Edit on 10th of September
As pointed out by fogti, the above error correction mechanism could be greatly simplified by exploiting the fact that:
let m = 256, n = 257
(ECC mod m) = a ⊕ c
(ECC mod n) = b ⊕ d
Now, assume b has been corrupted, the error correction flow would be something among the lines of;
- Check if (ECC % m) == (a ⊕ c), if equation is true, a and c are correct
- Check if (ECC % n) == (b ⊕ d), doesn’t hold true, b or d is corrupt.
- Assume x1 is correct, error would then be at d
- corrected x2, cx2, would then be ECC ⊕ x1
- d would then be corrected with cx2 mod n to cd
- compare (b ⊕ cd) to (ECC mod n), they’re not equal, so error must be at b, and x2 must be correct
- Corrected x1, cx1, would then be ECC ⊕ x2
- b would be corrected with cx1 mod n to cb
- compare (cb ⊕ d) to (ECC mod n), they’re equal, so error must be have been b and it can now be corrected to cb.

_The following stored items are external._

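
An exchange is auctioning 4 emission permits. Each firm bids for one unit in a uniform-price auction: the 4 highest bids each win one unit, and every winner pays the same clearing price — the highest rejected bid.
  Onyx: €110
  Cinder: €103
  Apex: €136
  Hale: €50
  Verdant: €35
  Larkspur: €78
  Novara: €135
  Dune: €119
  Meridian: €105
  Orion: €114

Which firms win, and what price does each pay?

Apex, Novara, Dune, Orion; each pays €110

Sorting: 136 (Apex), 135 (Novara), 119 (Dune), 114 (Orion), 110 (Onyx), 105 (Meridian), …
The 4 highest are Apex, Novara, Dune, Orion.
First losing bid is Onyx's €110, which sets the uniform price.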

or in pseudo-code, something like:
bool check(ecc, which, x, y) {
if (((ecc % which)) != (x ^ y)) {
return false;
}
return true;
}
// ...
uint8_t correct_byte_error(ECC, x1, x2, a, b, c, d) {
if ((ECC % m) == (a ^ c)) {
// a and c are correct
// assume x1 is correct
uint32_t cx2 = ECC ^ x1;
uint8_t cd = cx2 % n;
if ((b ^ cd) == (ECC % 257)) {
return cd;
}
// x1 was not correct
uint32_t cx1 = ECC ^ x2;
uint8_t cb = cx1 % n;
if ((cb ^ d) == (ECC % 257)) {
return cb;
}
} else if ((ECC % n) == (b ^ d)) {
// Above but for a/c pair
// ..
} else {
// Unrecoverable error
}
}
What next?
I still have to figure out how to detect over 16-bit errors, correct over 8-bit errors, and how to tell apart ECC being corrupted from data being corrupted. However those – as well as further math optimisations – are something to do later, eventually, and they’ll deserve blog post of their own I should think.
If you did read this far, cool ^^ Hope you liked it